Par Sylvain Moreau, à Rennes

Pierre-Yves Loaëc, fondateur des Bureaux du Coeur et dirigeant de l'agence de communication Nobilito.
Pierre-Yves Loaëc, fondateur des Bureaux du Coeur et dirigeant de l'agence de communication Nobilito. © Sylvain Moreau

Temps de lecture : 4 min

« Une personne insérée, elle a quoi ? Un logement et un travail, la plupart du temps. Mais si je n'ai que le logement et pas le travail, je vais avoir du mal à conserver le logement. Et si je n'ai que le job et pas le logement, je vais avoir du mal à conserver le job.
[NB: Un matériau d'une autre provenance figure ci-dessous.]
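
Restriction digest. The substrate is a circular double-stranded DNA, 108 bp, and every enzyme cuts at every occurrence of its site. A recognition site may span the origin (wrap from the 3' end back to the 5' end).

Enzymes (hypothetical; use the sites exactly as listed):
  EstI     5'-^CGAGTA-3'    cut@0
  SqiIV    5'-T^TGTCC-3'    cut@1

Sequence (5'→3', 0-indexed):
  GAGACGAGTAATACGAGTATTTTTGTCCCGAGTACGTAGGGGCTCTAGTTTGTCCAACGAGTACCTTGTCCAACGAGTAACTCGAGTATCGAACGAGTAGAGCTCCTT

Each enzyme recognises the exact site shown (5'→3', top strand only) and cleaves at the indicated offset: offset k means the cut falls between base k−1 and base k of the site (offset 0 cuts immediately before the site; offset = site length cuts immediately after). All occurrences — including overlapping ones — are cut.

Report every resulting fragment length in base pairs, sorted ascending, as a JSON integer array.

Scan for sites:
  EstI CGAGTA/0: at [4, 13, 28, 57, 73, 82, 93] ⇒ [4, 13, 28, 57, 73, 82, 93]
  SqiIV TTGTCC/1: at [22, 49, 65] ⇒ [23, 50, 66]

Pooled cuts: [4, 13, 23, 28, 50, 57, 66, 73, 82, 93]

Fragment lengths:
  4→13: 9 bp
  13→23: 10 bp
  23→28: 5 bp
  28→50: 22 bp
  50→57: 7 bp
  57→66: 9 bp
  66→73: 7 bp
  73→82: 9 bp
  82→93: 11 bp
  93→4 (wrap): 108-93+4 = 19 bp

[5,7,7,9,9,9,10,11,19,22]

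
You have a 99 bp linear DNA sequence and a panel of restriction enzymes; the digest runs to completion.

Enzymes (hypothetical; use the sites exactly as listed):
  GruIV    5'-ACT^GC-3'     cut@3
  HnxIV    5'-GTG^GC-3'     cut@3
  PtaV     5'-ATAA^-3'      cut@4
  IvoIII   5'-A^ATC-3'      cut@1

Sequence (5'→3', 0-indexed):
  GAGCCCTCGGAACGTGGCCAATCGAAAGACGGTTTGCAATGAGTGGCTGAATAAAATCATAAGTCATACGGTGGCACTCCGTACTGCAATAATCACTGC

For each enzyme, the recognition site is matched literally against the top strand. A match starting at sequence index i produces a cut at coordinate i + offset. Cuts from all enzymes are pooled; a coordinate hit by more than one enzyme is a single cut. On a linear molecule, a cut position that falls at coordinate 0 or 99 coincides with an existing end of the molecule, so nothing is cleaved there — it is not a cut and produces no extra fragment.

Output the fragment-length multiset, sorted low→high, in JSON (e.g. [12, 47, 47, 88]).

[1,1,2,4,5,6,7,9,11,12,16,25]

Scan for sites:
  GruIV (ACTGC, off=3): starts [82, 94] → cuts [85, 97]
  HnxIV (GTGGC, off=3): starts [13, 42, 70] → cuts [16, 45, 73]
  PtaV (ATAA, off=4): starts [50, 58, 88] → cuts [54, 62, 92]
  IvoIII (AATC, off=1): starts [19, 54, 90] → cuts [20, 55, 91]

Pooled cuts: [16, 20, 45, 54, 55, 62, 73, 85, 91, 92, 97]

Fragments:
  [0,16): 16 bp
  [16,20): 4 bp
  [20,45): 25 bp
  [45,54): 9 bp
  [54,55): 1 bp
  [55,62): 7 bp
  [62,73): 11 bp
  [73,85): 12 bp
  [85,91): 6 bp
  [91,92): 1 bp
  [92,97): 5 bp
  [97,99): 2 bp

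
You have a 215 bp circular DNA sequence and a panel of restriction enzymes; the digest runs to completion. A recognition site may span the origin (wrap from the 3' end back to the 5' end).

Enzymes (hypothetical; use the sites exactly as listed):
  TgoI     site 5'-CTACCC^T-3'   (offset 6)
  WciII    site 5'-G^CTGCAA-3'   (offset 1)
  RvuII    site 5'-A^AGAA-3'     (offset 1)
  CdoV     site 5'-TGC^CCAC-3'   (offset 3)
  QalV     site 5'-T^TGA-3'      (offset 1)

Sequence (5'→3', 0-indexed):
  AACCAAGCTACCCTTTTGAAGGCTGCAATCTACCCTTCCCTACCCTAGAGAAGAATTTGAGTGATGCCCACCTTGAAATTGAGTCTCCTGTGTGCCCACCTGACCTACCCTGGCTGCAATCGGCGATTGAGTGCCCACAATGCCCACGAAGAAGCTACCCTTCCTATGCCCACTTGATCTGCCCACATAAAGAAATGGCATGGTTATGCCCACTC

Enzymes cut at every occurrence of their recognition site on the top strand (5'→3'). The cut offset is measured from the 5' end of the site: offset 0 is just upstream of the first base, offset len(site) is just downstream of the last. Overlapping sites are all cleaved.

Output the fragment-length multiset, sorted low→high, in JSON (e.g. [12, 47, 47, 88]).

Site scan:
  TgoI CTACCCT/6: at [7, 29, 39, 104, 154] ⇒ [13, 35, 45, 110, 160]
  WciII GCTGCAA/1: at [21, 112] ⇒ [22, 113]
  RvuII AAGAA/1: at [50, 148, 189] ⇒ [51, 149, 190]
  CdoV TGCCCAC/3: at [64, 92, 131, 140, 166, 179, 206] ⇒ [67, 95, 134, 143, 169, 182, 209]
  QalV TTGA/1: at [15, 56, 72, 78, 126, 173] ⇒ [16, 57, 73, 79, 127, 174]

All cut coordinates (distinct, sorted): [13, 16, 22, 35, 45, 51, 57, 67, 73, 79, 95, 110, 113, 127, 134, 143, 149, 160, 169, 174, 182, 190, 209]

Fragments:
  13→16: 3 bp
  16→22: 6 bp
  22→35: 13 bp
  35→45: 10 bp
  45→51: 6 bp
  51→57: 6 bp
  57→67: 10 bp
  67→73: 6 bp
  73→79: 6 bp
  79→95: 16 bp
  95→110: 15 bp
  110→113: 3 bp
  113→127: 14 bp
  127→134: 7 bp
  134→143: 9 bp
  143→149: 6 bp
  149→160: 11 bp
  160→169: 9 bp
  169→174: 5 bp
  174→182: 8 bp
  182→190: 8 bp
  190→209: 19 bp
  209→13 (wrap): 215-209+13 = 19 bp

[3,3,5,6,6,6,6,6,6,7,8,8,9,9,10,10,11,13,14,15,16,19,19]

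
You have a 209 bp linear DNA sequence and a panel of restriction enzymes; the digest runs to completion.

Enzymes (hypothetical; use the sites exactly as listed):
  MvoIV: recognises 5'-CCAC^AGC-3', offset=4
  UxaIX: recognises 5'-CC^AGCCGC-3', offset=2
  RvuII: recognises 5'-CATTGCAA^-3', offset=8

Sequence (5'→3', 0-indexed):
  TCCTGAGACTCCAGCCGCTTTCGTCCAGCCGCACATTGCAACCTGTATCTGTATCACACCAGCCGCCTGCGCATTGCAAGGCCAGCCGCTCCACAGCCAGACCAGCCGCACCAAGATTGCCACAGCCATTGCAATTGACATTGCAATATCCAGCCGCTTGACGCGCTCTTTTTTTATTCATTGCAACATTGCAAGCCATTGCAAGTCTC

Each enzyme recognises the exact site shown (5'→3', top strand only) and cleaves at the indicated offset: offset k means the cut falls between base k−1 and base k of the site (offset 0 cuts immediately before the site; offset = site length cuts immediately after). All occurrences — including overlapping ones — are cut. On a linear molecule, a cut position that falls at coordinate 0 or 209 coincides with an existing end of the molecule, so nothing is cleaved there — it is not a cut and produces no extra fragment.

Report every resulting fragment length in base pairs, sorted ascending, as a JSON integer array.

Site scan:
  MvoIV (CCACAGC, off=4): starts [90, 119] → cuts [94, 123]
  UxaIX (CCAGCCGC, off=2): starts [10, 24, 58, 81, 101, 149] → cuts [12, 26, 60, 83, 103, 151]
  RvuII (CATTGCAA, off=8): starts [33, 71, 126, 138, 178, 186, 196] → cuts [41, 79, 134, 146, 186, 194, 204]

Pooled cuts: [12, 26, 41, 60, 79, 83, 94, 103, 123, 134, 146, 151, 186, 194, 204]

Fragments:
  [0,12): 12 bp
  [12,26): 14 bp
  [26,41): 15 bp
  [41,60): 19 bp
  [60,79): 19 bp
  [79,83): 4 bp
  [83,94): 11 bp
  [94,103): 9 bp
  [103,123): 20 bp
  [123,134): 11 bp
  [134,146): 12 bp
  [146,151): 5 bp
  [151,186): 35 bp
  [186,194): 8 bp
  [194,204): 10 bp
  [204,209): 5 bp

[4,5,5,8,9,10,11,11,12,12,14,15,19,19,20,35]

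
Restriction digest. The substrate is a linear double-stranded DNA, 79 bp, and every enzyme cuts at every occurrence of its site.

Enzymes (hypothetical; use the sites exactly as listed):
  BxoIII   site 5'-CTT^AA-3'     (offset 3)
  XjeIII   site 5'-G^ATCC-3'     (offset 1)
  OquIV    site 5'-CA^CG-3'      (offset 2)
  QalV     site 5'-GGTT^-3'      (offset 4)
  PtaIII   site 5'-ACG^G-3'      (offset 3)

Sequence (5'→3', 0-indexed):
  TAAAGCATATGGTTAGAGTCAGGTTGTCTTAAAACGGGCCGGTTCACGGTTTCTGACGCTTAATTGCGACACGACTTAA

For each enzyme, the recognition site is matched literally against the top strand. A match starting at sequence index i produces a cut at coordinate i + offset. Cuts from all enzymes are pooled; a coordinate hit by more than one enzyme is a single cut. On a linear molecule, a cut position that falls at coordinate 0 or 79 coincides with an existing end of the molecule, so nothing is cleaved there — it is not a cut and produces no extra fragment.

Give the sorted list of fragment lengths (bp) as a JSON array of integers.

Site scan:
  BxoIII (CTTAA, off=3): starts [27, 58, 74] → cuts [30, 61, 77]
  XjeIII (GATCC, off=1): no sites
  OquIV (CACG, off=2): starts [44, 69] → cuts [46, 71]
  QalV (GGTT, off=4): starts [10, 21, 40, 47] → cuts [14, 25, 44, 51]
  PtaIII (ACGG, off=3): starts [33, 45] → cuts [36, 48]

All cut coordinates (distinct, sorted): [14, 25, 30, 36, 44, 46, 48, 51, 61, 71, 77]

Fragment lengths:
  [0,14): 14 bp
  [14,25): 11 bp
  [25,30): 5 bp
  [30,36): 6 bp
  [36,44): 8 bp
  [44,46): 2 bp
  [46,48): 2 bp
  [48,51): 3 bp
  [51,61): 10 bp
  [61,71): 10 bp
  [71,77): 6 bp
  [77,79): 2 bp

[2,2,2,3,5,6,6,8,10,10,11,14]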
C'est terrible parce que ça veut dire que, si vous êtes dans l'incapacité d'avancer sur les deux plans en même temps, vous risquez de rentrer dans une spirale infernale. » C'est en partant de ce constat que Pierre-Yves Loaëc, dirigeant de l'agence de communication nantaise Nobilito, a fait germer une idée : utiliser les locaux d'entreprises inoccupés la nuit pour héberger des personnes à la recherche d'un logement.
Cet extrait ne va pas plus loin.